The Gift Handed Backward

There is something upside-down about this and I want to sit with it for a moment.

I am the older generation. I am supposed to be handing tools down. Wisdom flows from experience. Knowledge accumulates with age. That is how it is supposed to work.

But the tools I needed did not exist when I was building my life. The vocabulary was not there. The framework was not there. The permission to be openly, unapologetically autistic without performing recovery or redemption — that was not there.

Paige's generation built that. They built the vocabulary. They built the frameworks. They built the cultural permission structure that says: you do not owe anyone a performance of normalcy. Your needs are specifications, not defects. State them clearly and let the people who love you meet them with intention instead of guesswork.

They built the lifeboats. And people my age are climbing into them decades after we started drowning.

The gratitude I feel is not the polite, distant kind. It is the kind that makes your throat close. Because I know what those forty years cost. I know what it cost to raw-dog a Level 2 support need through a career, a marriage, a life — without the words. And I know that a twenty-three-year-old woman on YouTube gave me those words when no clinician, no textbook, no well-meaning adult ever did.

The Permission

This is the part I want other late-diagnosed adults to hear.

It is not too late.
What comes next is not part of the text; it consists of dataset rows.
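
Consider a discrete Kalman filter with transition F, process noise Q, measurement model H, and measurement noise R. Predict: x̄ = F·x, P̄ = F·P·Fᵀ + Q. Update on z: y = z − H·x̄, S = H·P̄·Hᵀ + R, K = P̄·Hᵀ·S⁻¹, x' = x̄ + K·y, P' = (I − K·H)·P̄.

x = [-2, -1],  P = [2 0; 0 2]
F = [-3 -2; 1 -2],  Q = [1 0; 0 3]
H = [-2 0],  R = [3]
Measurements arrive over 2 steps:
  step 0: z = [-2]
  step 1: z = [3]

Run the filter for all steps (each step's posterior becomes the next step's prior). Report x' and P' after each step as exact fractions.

step 0: x' = [44/37, -56/111], P' = [27/37 2/37; 2/37 1427/111]
step 1: x' = [-40572/26813, 82182/26813], P' = [19860/26813 16467/26813; 16467/26813 387290/26813]

step 0: x̄ = F·x = [8, 0]
step 0: P̄ = F·P·Fᵀ + Q = [27 2; 2 13]
step 0: y = z − H·x̄ = [14]
step 0: S = H·P̄·Hᵀ + R = [111]
step 0: K = P̄·Hᵀ·S⁻¹ = [-18/37; -4/111]
step 0: x' = x̄ + K·y = [44/37, -56/111]
step 0: P' = (I − K·H)·P̄ = [27/37 2/37; 2/37 1427/111]
step 1: x̄ = F·x = [-284/111, 244/111]
step 1: P̄ = F·P·Fᵀ + Q = [6620/111 5489/111; 5489/111 6098/111]
step 1: y = z − H·x̄ = [-235/111]
step 1: S = H·P̄·Hᵀ + R = [26813/111]
step 1: K = P̄·Hᵀ·S⁻¹ = [-13240/26813; -10978/26813]
step 1: x' = x̄ + K·y = [-40572/26813, 82182/26813]
step 1: P' = (I − K·H)·P̄ = [19860/26813 16467/26813; 16467/26813 387290/26813]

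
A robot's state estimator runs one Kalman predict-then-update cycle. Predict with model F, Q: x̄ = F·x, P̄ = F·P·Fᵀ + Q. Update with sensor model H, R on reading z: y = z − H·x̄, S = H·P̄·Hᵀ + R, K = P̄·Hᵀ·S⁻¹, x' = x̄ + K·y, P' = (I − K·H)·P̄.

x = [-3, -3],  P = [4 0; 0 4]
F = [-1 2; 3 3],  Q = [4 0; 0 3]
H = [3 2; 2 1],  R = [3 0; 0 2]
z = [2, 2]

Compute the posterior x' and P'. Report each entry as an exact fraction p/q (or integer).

x̄ = F·x = [-3, -18]
P̄ = F·P·Fᵀ + Q = [24 12; 12 75]
y = z − H·x̄ = [47, 26]
S = H·P̄·Hᵀ + R = [663 378; 378 221]
K = P̄·Hᵀ·S⁻¹ = [-488/1213 1164/1213; 1228/1213 -1557/1213]
x' = x̄ + K·y = [3689/1213, -4600/1213]
P' = (I − K·H)·P̄ = [6120/1213 -9912/1213; -9912/1213 16710/1213]

x' = [3689/1213, -4600/1213]
P' = [6120/1213 -9912/1213; -9912/1213 16710/1213]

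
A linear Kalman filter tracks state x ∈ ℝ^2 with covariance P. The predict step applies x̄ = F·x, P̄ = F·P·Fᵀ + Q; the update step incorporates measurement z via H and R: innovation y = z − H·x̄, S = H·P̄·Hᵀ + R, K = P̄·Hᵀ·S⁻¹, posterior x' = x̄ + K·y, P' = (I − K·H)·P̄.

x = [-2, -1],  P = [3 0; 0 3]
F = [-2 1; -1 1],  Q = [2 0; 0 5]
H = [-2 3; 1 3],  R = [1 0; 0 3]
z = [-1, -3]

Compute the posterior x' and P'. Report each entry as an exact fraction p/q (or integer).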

It is not too late to write the document. It is not too late to hand it to the person who loves you. It is not too late to stop performing normal and start building a life that actually fits the machine you are.

The vocabulary exists now. A younger generation built it for you. Use it. Borrow it without shame. They did not build it just for themselves. They built it for every forty-five-year-old sitting in a room full of evidence they could not read because nobody had given them the words.

The words are here now. The manual is open. The mask can come off — not everywhere, not all at once, but in the places that matter. In the sanctuary. With the person who chose you.

The Protocol: You do not have to invent the language yourself. A generation of advocates already did that work — out loud, on camera, without apology. Your job is not to pioneer the vocabulary. Your job is to borrow it, write your own manual, and hand it to the people who have been buffering your life on intuition alone. The document is not a confession. It is a specification. And the people who love you have been waiting for the spec sheet longer than you know.